Maisie arrivò saltellando e si mise sul divano, mentre Kevin sollevava una mano in segno di avvertimento. «Occhio alla gamba!»

«Sono arrivati Joe e Bernie e hanno un aspetto veramente fantastico.» Guardò dall’altra parte della stanza. «Ciao, Julian. Anche tu sei proprio carino.» Kevin guardò i nuovi arrivati. Non li salutò. Fu Maisie a prendere l’iniziativa sociale. «È passata un’eternità da quando la mamma ha detto che sarebbe scesa tra un minuto. Se fossi in voi mi metterei a sedere.»

Joe attraversò la stanza per osservare il giardino sul retro immerso nel buio, mentre Bernie si lasciò cadere su una poltrona con un cenno di saluto a Julian. «Quello smoking è un gioiellino, Devenish. Quasi quasi torno a mettermelo anch’io.» Julian lanciò un’occhiata al poderoso girovita di Bernie. «Sapete, mentre venivamo qui ho pensato a una cosa. Se vado avanti a lavorare ancora un po’, potrei anche considerare l’idea di venire a vivere da questa parte di Harborne.»

Kevin scrollò rapidamente il giornale e lo piegò. «Proprio un bel quartierino» mormorò a voce talmente bassa che lo sentì solamente Joe.

Invece tutti sentirono il suono che seguì: passi sulle scale e un ticchettio di tacchi nell’ingresso. La porta del salotto si aprì lentamente e tutti si voltarono a guardare nello stesso istante. «Sono pronta.»

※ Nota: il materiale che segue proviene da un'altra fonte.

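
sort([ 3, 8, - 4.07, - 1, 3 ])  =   [ - 4.07, - 1, 3, 3, 8]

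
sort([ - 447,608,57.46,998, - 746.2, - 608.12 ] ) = [ - 746.2, - 608.12,  -  447, 57.46, 608, 998 ] 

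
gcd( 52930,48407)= 1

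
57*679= 38703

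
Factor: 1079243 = 11^1*41^1 * 2393^1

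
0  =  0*(-555) 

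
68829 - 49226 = 19603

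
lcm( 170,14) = 1190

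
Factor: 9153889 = 1193^1*7673^1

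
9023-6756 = 2267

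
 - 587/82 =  - 587/82 = -  7.16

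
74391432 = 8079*9208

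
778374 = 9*86486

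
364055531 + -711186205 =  - 347130674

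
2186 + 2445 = 4631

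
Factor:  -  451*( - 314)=2^1*11^1*41^1*157^1 = 141614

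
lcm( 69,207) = 207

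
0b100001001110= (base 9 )2822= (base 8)4116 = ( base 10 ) 2126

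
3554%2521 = 1033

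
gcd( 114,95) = 19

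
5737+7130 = 12867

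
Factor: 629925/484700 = 681/524 = 2^( - 2)*3^1*131^( - 1)*227^1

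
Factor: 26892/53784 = 1/2 = 2^ ( - 1 ) 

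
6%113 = 6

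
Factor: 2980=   2^2*5^1*149^1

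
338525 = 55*6155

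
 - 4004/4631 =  - 1 + 57/421 = -0.86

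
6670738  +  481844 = 7152582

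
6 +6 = 12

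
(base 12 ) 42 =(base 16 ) 32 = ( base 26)1O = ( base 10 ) 50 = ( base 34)1g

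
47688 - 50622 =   -  2934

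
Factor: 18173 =17^1*1069^1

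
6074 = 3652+2422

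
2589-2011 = 578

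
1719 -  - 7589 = 9308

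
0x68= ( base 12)88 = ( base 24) 48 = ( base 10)104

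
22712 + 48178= 70890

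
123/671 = 123/671 =0.18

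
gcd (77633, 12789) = 29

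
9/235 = 9/235 = 0.04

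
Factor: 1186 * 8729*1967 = 20363552398 = 2^1*7^2*29^1*43^1*281^1 * 593^1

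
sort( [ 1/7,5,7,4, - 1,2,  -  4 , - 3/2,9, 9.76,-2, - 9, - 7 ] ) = [-9,-7, - 4,- 2, - 3/2, - 1, 1/7,2,4,5, 7 , 9 , 9.76 ]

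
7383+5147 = 12530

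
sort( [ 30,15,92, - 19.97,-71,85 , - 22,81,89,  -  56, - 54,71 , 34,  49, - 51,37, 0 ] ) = [ - 71, -56, - 54,-51, - 22, - 19.97,0,15, 30, 34,  37,  49, 71, 81, 85, 89, 92]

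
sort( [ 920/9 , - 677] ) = [ - 677  ,  920/9]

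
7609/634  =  12+1/634 = 12.00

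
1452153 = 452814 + 999339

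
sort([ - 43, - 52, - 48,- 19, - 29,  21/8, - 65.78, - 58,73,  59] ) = [ - 65.78, - 58,-52, - 48, - 43, - 29, - 19, 21/8,  59,73]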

La prima a ritrovare la voce fu Maisie. «Wow, mamma! Allora le hai, le “armi segrete” di cui parla la mamma di Chel!» I colleghi di Kate rimasero a guardarla mentre si voltava verso l’ingresso e tutti la seguirono.

La voce di Kate tornò a farsi sentire in salotto. «Non farò tardi. Non dimenticarti, Maisie, a letto alle…»

«Lo so.» Mentre il rumore del motore dell’auto si allontanava, Maisie gridò: «Divertitevi!». Richiusa la porta, tornò in salotto e vi trovò suo padre con un’espressione irritata. «Cosa c’è?»